Does it follow that $(f_1, \ldots, f_n) = (1)$ in $\mathcal{O}_X(X)$?

We have $(f_1|_U, \ldots, f_n|_U) = (1)$ in $\mathcal{O}_X(U)$ where $U \subset X$ is open affine, but I don't see how to extend this to all of $X$.

Solution 1:

No. Let $X = \mathbb{A}^2 \setminus (0,0)$. Then $\mathcal{O}(X) = k[x,y]$ and $X = X_x \cup X_y$. However, the ideal $\langle x,y \rangle$ in $k[x,y]$ is not $1$.

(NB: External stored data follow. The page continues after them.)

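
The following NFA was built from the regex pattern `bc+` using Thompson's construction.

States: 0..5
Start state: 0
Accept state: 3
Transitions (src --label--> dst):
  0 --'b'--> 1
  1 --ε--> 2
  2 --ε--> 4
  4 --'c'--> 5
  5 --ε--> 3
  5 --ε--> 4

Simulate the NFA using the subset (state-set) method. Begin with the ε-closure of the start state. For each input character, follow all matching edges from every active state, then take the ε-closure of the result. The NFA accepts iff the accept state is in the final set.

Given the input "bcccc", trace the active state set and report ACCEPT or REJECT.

S₀ = ε-closure({0}) = {0}
'b' @ 1: {1,2,4}
'c' @ 2: {3,4,5}  [accepting]
'c' @ 3: {3,4,5}  [accepting]
'c' @ 4: {3,4,5}  [accepting]
'c' @ 5: {3,4,5}  [accepting]
after full input: {3,4,5}  (accept=3 in)

Answer: ACCEPT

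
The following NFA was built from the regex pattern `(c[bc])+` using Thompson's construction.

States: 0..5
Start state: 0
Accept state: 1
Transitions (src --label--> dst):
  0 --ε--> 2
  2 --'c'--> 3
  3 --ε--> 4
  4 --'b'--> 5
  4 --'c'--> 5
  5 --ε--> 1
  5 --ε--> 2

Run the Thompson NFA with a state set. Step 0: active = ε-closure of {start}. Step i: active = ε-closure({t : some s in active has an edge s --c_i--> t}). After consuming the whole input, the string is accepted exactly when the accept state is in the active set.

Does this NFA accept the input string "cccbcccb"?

start: ε-closure({0}) = {0,2}
'c' @ 1: {3,4}
'c' @ 2: {1,2,5}  ✓accept
'c' @ 3: {3,4}
'b' @ 4: {1,2,5}  ✓accept
'c' @ 5: {3,4}
'c' @ 6: {1,2,5}  ✓accept
'c' @ 7: {3,4}
'b' @ 8: {1,2,5}  ✓accept
final: {1,2,5}; accept 1 in set

Answer: ACCEPT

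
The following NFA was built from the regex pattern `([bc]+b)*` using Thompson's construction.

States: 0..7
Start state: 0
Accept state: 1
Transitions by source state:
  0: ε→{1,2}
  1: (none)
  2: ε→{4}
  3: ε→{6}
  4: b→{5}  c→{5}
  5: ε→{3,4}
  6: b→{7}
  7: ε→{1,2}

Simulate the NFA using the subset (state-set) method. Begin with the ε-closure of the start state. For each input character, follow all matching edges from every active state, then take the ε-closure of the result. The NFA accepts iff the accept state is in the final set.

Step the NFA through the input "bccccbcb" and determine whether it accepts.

start: ε-closure({0}) = {0,1,2,4}
'b' @ 1: {3,4,5,6}
'c' @ 2: {3,4,5,6}
'c' @ 3: {3,4,5,6}
'c' @ 4: {3,4,5,6}
'c' @ 5: {3,4,5,6}
'b' @ 6: {1,2,3,4,5,6,7}  [accepting]
'c' @ 7: {3,4,5,6}
'b' @ 8: {1,2,3,4,5,6,7}  [accepting]
final: {1,2,3,4,5,6,7}; accept 1 in set

Answer: ACCEPT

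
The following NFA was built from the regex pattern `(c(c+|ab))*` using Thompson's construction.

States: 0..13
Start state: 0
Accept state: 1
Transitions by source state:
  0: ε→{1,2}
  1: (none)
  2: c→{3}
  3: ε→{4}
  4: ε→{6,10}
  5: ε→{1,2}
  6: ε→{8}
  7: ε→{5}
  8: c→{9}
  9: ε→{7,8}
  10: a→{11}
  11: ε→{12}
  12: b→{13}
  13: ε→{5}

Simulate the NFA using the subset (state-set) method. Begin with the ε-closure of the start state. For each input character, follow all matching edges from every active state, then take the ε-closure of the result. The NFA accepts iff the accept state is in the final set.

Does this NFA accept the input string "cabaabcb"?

Answer: REJECT

Steps:
S₀ = ε-closure({0}) = {0,1,2}
'c' @ 1: {3,4,6,8,10}
'a' @ 2: {11,12}
'b' @ 3: {1,2,5,13}  ✓accept
'a' @ 4: {}  — dead — no transitions
rest 'abcb' ignored (set empty)
end set {} — state 1 not in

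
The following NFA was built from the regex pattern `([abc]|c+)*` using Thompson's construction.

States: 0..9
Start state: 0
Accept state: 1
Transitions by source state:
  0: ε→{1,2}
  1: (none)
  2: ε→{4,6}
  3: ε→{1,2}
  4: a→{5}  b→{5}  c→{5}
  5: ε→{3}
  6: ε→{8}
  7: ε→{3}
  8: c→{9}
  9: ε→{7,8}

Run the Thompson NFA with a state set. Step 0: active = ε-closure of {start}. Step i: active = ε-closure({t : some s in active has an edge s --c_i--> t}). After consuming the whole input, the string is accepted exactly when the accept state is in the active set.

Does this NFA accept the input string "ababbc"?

initial (ε-close {0}): {0,1,2,4,6,8}
'a' @ 1: {1,2,3,4,5,6,8}  (accept∈set)
'b' @ 2: {1,2,3,4,5,6,8}  (accept∈set)
'a' @ 3: {1,2,3,4,5,6,8}  (accept∈set)
'b' @ 4: {1,2,3,4,5,6,8}  (accept∈set)
'b' @ 5: {1,2,3,4,5,6,8}  (accept∈set)
'c' @ 6: {1,2,3,4,5,6,7,8,9}  (accept∈set)
end set {1,2,3,4,5,6,7,8,9} — state 1 in

Answer: ACCEPT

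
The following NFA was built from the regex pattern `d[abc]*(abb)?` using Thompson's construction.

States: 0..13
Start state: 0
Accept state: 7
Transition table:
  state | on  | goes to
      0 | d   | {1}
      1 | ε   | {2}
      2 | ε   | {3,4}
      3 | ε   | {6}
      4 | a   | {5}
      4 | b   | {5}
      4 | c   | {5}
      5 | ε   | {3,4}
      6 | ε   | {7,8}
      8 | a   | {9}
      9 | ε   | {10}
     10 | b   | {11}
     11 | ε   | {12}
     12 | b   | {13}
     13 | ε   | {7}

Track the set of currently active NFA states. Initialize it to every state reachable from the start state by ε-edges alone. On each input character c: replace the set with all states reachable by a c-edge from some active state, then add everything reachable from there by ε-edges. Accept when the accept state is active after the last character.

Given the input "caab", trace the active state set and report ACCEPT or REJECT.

Answer: REJECT

Trace:
S₀ = ε-closure({0}) = {0}
'c' @ 1: {}  — dead — no transitions
rest 'aab' ignored (set empty)
after full input: {}  (accept=7 not in)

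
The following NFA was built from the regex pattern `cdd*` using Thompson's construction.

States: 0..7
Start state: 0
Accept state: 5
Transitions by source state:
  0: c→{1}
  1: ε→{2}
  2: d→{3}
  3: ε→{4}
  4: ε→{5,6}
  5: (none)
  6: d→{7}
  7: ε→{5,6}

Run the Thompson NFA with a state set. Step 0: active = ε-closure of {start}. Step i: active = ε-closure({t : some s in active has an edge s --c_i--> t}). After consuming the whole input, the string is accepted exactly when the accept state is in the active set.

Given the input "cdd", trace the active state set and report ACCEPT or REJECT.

Answer: ACCEPT

Derivation:
S₀ = ε-closure({0}) = {0}
'c' @ 1: {1,2}
'd' @ 2: {3,4,5,6}  [accepting]
'd' @ 3: {5,6,7}  [accepting]
after full input: {5,6,7}  (accept=5 in)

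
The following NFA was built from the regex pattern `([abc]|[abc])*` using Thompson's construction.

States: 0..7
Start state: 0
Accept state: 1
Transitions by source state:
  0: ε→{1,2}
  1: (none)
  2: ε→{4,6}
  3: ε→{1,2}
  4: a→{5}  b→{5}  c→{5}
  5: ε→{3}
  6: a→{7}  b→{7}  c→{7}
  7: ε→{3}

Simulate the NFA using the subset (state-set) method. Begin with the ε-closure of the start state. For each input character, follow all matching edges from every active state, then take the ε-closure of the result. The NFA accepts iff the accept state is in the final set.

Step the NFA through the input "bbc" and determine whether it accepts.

Answer: ACCEPT

Derivation:
initial (ε-close {0}): {0,1,2,4,6}
'b' @ 1: {1,2,3,4,5,6,7}  [accepting]
'b' @ 2: {1,2,3,4,5,6,7}  [accepting]
'c' @ 3: {1,2,3,4,5,6,7}  [accepting]
end set {1,2,3,4,5,6,7} — state 1 in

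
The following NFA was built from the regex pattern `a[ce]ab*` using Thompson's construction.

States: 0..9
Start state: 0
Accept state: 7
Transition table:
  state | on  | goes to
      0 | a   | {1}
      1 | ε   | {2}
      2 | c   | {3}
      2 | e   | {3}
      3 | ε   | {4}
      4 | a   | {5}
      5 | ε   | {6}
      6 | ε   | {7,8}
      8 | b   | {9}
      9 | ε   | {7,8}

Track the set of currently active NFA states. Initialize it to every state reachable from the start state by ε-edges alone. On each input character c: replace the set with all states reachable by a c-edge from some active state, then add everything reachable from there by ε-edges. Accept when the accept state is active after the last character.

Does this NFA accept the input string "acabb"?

S₀ = ε-closure({0}) = {0}
'a' @ 1: {1,2}
'c' @ 2: {3,4}
'a' @ 3: {5,6,7,8}  ✓accept
'b' @ 4: {7,8,9}  ✓accept
'b' @ 5: {7,8,9}  ✓accept
end set {7,8,9} — state 7 in

Answer: ACCEPT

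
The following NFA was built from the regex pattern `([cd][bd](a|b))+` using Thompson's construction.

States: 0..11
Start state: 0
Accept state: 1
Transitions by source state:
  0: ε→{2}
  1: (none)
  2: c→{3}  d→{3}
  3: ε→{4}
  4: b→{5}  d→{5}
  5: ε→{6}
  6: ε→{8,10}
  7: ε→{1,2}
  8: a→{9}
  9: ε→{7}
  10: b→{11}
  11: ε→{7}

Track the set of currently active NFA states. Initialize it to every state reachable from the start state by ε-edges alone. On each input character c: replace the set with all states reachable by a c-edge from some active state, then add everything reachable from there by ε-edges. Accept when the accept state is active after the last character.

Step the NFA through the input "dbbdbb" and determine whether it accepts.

S₀ = ε-closure({0}) = {0,2}
'd' @ 1: {3,4}
'b' @ 2: {5,6,8,10}
'b' @ 3: {1,2,7,11}  ✓accept
'd' @ 4: {3,4}
'b' @ 5: {5,6,8,10}
'b' @ 6: {1,2,7,11}  ✓accept
end set {1,2,7,11} — state 1 in

Answer: ACCEPT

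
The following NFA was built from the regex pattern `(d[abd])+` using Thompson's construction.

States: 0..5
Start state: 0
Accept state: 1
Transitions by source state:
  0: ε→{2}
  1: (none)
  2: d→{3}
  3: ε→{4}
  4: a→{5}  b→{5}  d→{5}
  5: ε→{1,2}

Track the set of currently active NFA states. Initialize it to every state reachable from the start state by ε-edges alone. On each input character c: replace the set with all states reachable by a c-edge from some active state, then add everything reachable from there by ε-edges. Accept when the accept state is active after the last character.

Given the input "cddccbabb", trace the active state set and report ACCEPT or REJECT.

initial (ε-close {0}): {0,2}
'c' @ 1: {}  — state set empty
rest 'ddccbabb' ignored (set empty)
final: {}; accept 1 not in set

Answer: REJECT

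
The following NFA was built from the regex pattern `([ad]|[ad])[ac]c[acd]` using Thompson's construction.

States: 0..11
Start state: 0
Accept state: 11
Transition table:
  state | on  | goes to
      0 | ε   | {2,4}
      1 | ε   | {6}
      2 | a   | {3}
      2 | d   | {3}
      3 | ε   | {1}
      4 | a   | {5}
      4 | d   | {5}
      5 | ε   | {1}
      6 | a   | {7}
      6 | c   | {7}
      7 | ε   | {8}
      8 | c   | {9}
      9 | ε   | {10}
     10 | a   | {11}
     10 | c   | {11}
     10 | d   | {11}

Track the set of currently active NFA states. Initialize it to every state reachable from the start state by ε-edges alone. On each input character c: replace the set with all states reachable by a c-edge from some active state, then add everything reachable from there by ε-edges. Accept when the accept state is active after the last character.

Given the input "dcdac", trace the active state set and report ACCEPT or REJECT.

initial (ε-close {0}): {0,2,4}
'd' @ 1: {1,3,5,6}
'c' @ 2: {7,8}
'd' @ 3: {}  — no active states
rest 'ac' ignored (set empty)
after full input: {}  (accept=11 not in)

Answer: REJECT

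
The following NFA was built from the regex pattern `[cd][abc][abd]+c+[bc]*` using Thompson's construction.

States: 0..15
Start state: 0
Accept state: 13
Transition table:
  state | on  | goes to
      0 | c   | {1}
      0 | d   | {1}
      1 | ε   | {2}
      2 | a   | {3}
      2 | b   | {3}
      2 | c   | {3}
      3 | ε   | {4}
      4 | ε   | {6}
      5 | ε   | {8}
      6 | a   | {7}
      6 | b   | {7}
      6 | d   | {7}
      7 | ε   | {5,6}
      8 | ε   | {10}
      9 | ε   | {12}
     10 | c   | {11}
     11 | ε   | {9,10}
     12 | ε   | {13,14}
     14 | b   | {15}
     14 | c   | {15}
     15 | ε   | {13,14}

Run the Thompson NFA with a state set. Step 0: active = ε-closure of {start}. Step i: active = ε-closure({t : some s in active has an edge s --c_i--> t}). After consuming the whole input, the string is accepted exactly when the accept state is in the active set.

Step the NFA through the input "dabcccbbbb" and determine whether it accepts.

start: ε-closure({0}) = {0}
'd' @ 1: {1,2}
'a' @ 2: {3,4,6}
'b' @ 3: {5,6,7,8,10}
'c' @ 4: {9,10,11,12,13,14}  (accept∈set)
'c' @ 5: {9,10,11,12,13,14,15}  (accept∈set)
'c' @ 6: {9,10,11,12,13,14,15}  (accept∈set)
'b' @ 7: {13,14,15}  (accept∈set)
'b' @ 8: {13,14,15}  (accept∈set)
'b' @ 9: {13,14,15}  (accept∈set)
'b' @ 10: {13,14,15}  (accept∈set)
end set {13,14,15} — state 13 in

Answer: ACCEPT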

The plane with a point deleted should be in your standard toolkit to test things against.

Solution 2:

This is a long comment, which might lead to a counterexample.

The question is equivalent to: Let $f : \mathcal{O}_X^n \to \mathcal{O}_X$ be a surjective homomorphism of quasi-coherent modules on $X$. Is it also surjective on global sections? If $K$ denotes the kernel of $f$, the long exact sequence of cohomology groups associated to (*) $0 \to K \to \mathcal{O}_X^n \to \mathcal{O}_X \to 0$ tells us that a sufficient condition is that $H^1(X,K)=0$. Note that $K$ is a vector bundle of rank $n-1$, since (*) splits locally.

This shows on the one hand that some schemes satisfy the property (affine schemes and $\mathbb{P}^1$, perhaps someone can add more examples), but on the other hand it shows how to construct counterexamples: Find $X$ which admits some vector bundle $K$ which fits into some sequence (*) such that $H^1(X,\mathcal{O}_X)=0$, but $H^1(X,K) \neq 0$.

Probably there are already examples when $X$ is a variety which is covered by two open affines.